Identifying the NK cells that could target and kill a wide range of tumors is an ambitious undertaking—one that is being made possible through collaborations with other Dalhousie researchers and shared resources. Dr. Boudreau says that vital support and complementary expertise will fuel innovations in health care with far-reaching impacts.

“The more complicated this work gets—and medicines have always been complicated—the more people you need to get to the finish line,” Dr. Boudreau says. “At Dalhousie, we have a pipeline of expertise that is not only bringing treatments from the lab to the patient’s bedside, but also bringing insights back from the bedside so we can do better. That will enable us to develop new treatments that not only benefit patients in Atlantic Canada, but also around the world.”
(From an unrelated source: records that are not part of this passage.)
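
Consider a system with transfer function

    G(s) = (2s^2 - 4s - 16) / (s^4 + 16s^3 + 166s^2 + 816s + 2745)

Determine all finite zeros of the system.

s = 4, -2

Set the numerator to zero: 2s^2 - 4s - 16 = 0, i.e. 2·(s^2 - 2s - 8) = 0.
Factoring: (s - 4)(s + 2) = 0.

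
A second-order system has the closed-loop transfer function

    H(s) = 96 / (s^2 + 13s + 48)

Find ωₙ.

ωₙ ≈ 6.928 rad/s

Compare the denominator to the standard form s^2 + 2ζωₙs + ωₙ².
ωₙ² = 48, so ωₙ = √48 ≈ 6.928 rad/s.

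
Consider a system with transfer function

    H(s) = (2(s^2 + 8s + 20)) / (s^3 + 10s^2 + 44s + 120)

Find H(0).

H(0) = 1/3 ≈ 0.3333

Set s = 0: H(0) = (40) / (120) = 1/3.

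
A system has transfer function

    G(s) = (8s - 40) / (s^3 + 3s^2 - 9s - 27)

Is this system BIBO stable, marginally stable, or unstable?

unstable

The denominator s^3 + 3s^2 - 9s - 27 factors as (s - 3)(s + 3)^2, giving poles at s = 3, -3, -3.
Since the pole(s) at s = 3 lie in the right half-plane, the system is unstable.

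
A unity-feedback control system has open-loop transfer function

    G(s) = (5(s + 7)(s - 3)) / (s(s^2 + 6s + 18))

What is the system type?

Type 1

The denominator has 1 factor of s at the origin (free integrator), so this is a Type 1 system.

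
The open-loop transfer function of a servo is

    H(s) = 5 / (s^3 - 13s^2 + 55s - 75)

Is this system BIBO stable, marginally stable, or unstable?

The denominator s^3 - 13s^2 + 55s - 75 factors as (s - 3)(s - 5)^2, giving poles at s = 3, 5, 5.
Since the pole(s) at s = 3, 5, 5 lie in the right half-plane, the system is unstable.

unstable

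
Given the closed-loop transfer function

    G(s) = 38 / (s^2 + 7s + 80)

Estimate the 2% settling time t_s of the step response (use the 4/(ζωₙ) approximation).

Comparing s^2 + 7s + 80 to s^2 + 2ζωₙs + ωₙ²: ωₙ = √80 ≈ 8.944 rad/s and ζ = 7/(2·√80) ≈ 0.3913.
ζωₙ = 7/2 = 3.5, so t_s ≈ 4/(ζωₙ) = 4/3.5 ≈ 1.143 s.

t_s ≈ 1.143 s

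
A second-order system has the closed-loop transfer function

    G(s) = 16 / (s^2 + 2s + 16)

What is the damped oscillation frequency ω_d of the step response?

ω_d ≈ 3.873 rad/s

Comparing s^2 + 2s + 16 to s^2 + 2ζωₙs + ωₙ²: ωₙ = 4 rad/s and ζ = 2/(2·4) = 0.25.
ζωₙ = 2/2 = 1, so ω_d = ωₙ√(1−ζ²) = √(ωₙ² − (ζωₙ)²) = √(16 − 1²) = √15 ≈ 3.873 rad/s.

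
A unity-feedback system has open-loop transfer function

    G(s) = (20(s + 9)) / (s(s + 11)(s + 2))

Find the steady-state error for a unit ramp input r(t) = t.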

Open Dialogue Live: Building strong health outcomes through research happens Thursday, February 23, at the Sir Charles Tupper Medical Building, Theatre C, 5849 University Avenue, Halifax. It will simultaneously be streamed online. Registration is free but required for both in-person and online attendance.

Panelists will include:

  • Dr. Leigha Rock, director and assistant professor, School of Dental Hygiene, Faculty of Dentistry, Dalhousie University
  • Dr. Brendan Leung, an associate professor with the Department of Applied Oral Sciences, Faculty of Dentistry, and the School of Biomedical Engineering
  • Dr. Jeanette Boudreau, an associate professor with the Department of Microbiology & Immunology and with the Department of Pathology
  • Dr. Kenneth Rockwood (PGM’91), a professor with the Division of Geriatric Medicine in the Department of Medicine, and with the Department of Community Health and Epidemiology at the School of Health Administration.

The event will be moderated by Dr. Brenda Merritt, dean of the Faculty of Health at Dalhousie.